Matthew Dixon, Karen Freeman, and Nicholas Toman co-wrote an article in the Harvard Business Review with the provocative title “Stop Trying to Delight Your Customers.”
Studying the relationship between Customer Service and Customer Loyalty, they found that loyalty is more affected by how well companies deliver on their most basic promises. Going from poor to adequate customer service has a huge impact on loyalty. But going from adequate to amazing doesn’t have nearly as much impact. Using customer satisfaction scores to judge the customer service experience, there was little relationship between satisfaction and customer loyalty.
Why the discrepancy? The authors suggest that those who measure customer service are looking at the wrong thing. Instead of measuring customer satisfaction for each interaction, businesses should take a broader view. Instead of measuring whether a customer was satisfied by the results of a specific phone call, for instance, look at how easy it is for the customer to solve problems in general. The authors came up with what they call Customer Effort Score, which they think is a better measure to help businesses determine how their customer service impacts customer loyalty.
The authors found 5 strategies businesses could use to reduce the effort customers have to put out to resolve their problems.
1. Don’t Just Resolve the Current Issue – Head Off the Next One. When you know that one problem is likely to lead to another, it’s better to go ahead and solve all of them at once, rather than a piecemeal approach requiring multiple interactions.

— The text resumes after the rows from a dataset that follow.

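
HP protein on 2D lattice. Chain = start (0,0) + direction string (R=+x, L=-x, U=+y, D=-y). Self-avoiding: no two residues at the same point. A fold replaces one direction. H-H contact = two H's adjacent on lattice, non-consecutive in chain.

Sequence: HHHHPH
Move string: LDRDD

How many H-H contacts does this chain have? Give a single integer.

Positions: [(0, 0), (-1, 0), (-1, -1), (0, -1), (0, -2), (0, -3)]
H-H contact: residue 0 @(0,0) - residue 3 @(0, -1)

Answer: 1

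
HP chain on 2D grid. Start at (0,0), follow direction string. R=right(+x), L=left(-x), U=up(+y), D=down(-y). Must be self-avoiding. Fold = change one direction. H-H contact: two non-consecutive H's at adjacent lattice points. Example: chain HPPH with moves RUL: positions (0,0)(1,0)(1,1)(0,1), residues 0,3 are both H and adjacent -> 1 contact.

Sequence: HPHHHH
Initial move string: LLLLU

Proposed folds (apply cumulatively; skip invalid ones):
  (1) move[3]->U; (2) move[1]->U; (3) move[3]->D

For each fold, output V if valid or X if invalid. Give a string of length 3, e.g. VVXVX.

Initial: LLLLU -> [(0, 0), (-1, 0), (-2, 0), (-3, 0), (-4, 0), (-4, 1)]
Fold 1: move[3]->U => LLLUU VALID
Fold 2: move[1]->U => LULUU VALID
Fold 3: move[3]->D => LULDU INVALID (collision), skipped

Answer: VVX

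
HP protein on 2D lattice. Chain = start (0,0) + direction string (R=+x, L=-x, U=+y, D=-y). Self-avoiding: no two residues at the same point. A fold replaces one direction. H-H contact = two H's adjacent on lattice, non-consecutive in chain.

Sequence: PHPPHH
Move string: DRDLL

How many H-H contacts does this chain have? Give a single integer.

Answer: 1

Derivation:
Positions: [(0, 0), (0, -1), (1, -1), (1, -2), (0, -2), (-1, -2)]
H-H contact: residue 1 @(0,-1) - residue 4 @(0, -2)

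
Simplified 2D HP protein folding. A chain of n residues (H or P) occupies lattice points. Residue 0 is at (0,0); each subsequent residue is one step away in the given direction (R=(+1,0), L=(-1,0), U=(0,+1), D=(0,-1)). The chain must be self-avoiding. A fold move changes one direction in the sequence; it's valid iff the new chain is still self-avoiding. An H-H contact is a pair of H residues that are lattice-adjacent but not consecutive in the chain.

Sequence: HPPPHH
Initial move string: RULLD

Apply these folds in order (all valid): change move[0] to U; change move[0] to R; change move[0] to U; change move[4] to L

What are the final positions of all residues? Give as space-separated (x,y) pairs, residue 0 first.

Initial moves: RULLD
Fold: move[0]->U => UULLD (positions: [(0, 0), (0, 1), (0, 2), (-1, 2), (-2, 2), (-2, 1)])
Fold: move[0]->R => RULLD (positions: [(0, 0), (1, 0), (1, 1), (0, 1), (-1, 1), (-1, 0)])
Fold: move[0]->U => UULLD (positions: [(0, 0), (0, 1), (0, 2), (-1, 2), (-2, 2), (-2, 1)])
Fold: move[4]->L => UULLL (positions: [(0, 0), (0, 1), (0, 2), (-1, 2), (-2, 2), (-3, 2)])

Answer: (0,0) (0,1) (0,2) (-1,2) (-2,2) (-3,2)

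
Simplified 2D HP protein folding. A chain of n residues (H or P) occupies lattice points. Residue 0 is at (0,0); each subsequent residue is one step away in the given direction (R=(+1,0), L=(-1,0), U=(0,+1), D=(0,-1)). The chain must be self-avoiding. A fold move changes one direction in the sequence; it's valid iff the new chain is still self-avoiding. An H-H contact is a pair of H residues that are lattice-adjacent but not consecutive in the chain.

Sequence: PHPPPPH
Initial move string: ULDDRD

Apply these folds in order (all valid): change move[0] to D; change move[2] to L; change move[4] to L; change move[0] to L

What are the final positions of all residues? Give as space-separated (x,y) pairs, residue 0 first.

Answer: (0,0) (-1,0) (-2,0) (-3,0) (-3,-1) (-4,-1) (-4,-2)

Derivation:
Initial moves: ULDDRD
Fold: move[0]->D => DLDDRD (positions: [(0, 0), (0, -1), (-1, -1), (-1, -2), (-1, -3), (0, -3), (0, -4)])
Fold: move[2]->L => DLLDRD (positions: [(0, 0), (0, -1), (-1, -1), (-2, -1), (-2, -2), (-1, -2), (-1, -3)])
Fold: move[4]->L => DLLDLD (positions: [(0, 0), (0, -1), (-1, -1), (-2, -1), (-2, -2), (-3, -2), (-3, -3)])
Fold: move[0]->L => LLLDLD (positions: [(0, 0), (-1, 0), (-2, 0), (-3, 0), (-3, -1), (-4, -1), (-4, -2)])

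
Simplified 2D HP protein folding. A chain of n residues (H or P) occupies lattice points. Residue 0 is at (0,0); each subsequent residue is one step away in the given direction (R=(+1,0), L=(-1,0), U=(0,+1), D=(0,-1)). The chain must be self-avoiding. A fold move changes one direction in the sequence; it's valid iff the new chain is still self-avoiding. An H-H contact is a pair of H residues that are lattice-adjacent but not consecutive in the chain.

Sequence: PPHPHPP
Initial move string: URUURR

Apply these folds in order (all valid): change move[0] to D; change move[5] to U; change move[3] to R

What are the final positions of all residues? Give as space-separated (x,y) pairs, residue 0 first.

Initial moves: URUURR
Fold: move[0]->D => DRUURR (positions: [(0, 0), (0, -1), (1, -1), (1, 0), (1, 1), (2, 1), (3, 1)])
Fold: move[5]->U => DRUURU (positions: [(0, 0), (0, -1), (1, -1), (1, 0), (1, 1), (2, 1), (2, 2)])
Fold: move[3]->R => DRURRU (positions: [(0, 0), (0, -1), (1, -1), (1, 0), (2, 0), (3, 0), (3, 1)])

Answer: (0,0) (0,-1) (1,-1) (1,0) (2,0) (3,0) (3,1)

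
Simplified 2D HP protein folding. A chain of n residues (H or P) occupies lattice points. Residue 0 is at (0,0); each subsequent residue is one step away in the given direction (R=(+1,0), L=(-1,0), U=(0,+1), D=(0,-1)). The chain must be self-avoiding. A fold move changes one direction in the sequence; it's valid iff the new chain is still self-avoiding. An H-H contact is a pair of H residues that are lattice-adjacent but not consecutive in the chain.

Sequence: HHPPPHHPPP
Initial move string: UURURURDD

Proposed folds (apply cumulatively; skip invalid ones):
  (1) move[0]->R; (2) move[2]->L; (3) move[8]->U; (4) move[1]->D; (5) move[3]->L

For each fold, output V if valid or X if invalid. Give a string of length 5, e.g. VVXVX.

Initial: UURURURDD -> [(0, 0), (0, 1), (0, 2), (1, 2), (1, 3), (2, 3), (2, 4), (3, 4), (3, 3), (3, 2)]
Fold 1: move[0]->R => RURURURDD VALID
Fold 2: move[2]->L => RULURURDD VALID
Fold 3: move[8]->U => RULURURDU INVALID (collision), skipped
Fold 4: move[1]->D => RDLURURDD INVALID (collision), skipped
Fold 5: move[3]->L => RULLRURDD INVALID (collision), skipped

Answer: VVXXX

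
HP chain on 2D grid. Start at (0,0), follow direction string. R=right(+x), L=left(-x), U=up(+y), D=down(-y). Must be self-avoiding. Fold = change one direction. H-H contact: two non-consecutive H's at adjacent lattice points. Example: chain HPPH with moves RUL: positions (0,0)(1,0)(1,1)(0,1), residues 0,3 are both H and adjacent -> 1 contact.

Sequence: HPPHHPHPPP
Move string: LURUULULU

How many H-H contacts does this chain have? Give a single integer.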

2. Arm Reps to Address the Emotional Side of Customer Interactions. With proper training, employees can ensure that customers get the appropriate level of detail to solve their problems.
3. Use Feedback from Disgruntled or Struggling Customers to Reduce Customer Effort. You’ll learn more from your mistakes than from only getting suggestions from customers who were already satisfied.
4. Empower the Front Line to Deliver a Low-Effort Experience. The goal of any small business is to keep the customers it has and to get new ones. If the way to do that is to focus customer service on reducing overall customer effort, then that’s what employees should be evaluated on.
5. Make Self-Service Easier. 57% of customers contacting the business about a problem had already visited the website looking for a self-service fix, only to turn to a customer service line when they could not get an answer on their own. The problem is that not enough companies have made these self-service channels easy to use. You should certainly have people available when customers want them, but also provide them a way to do it themselves if they want. You need both.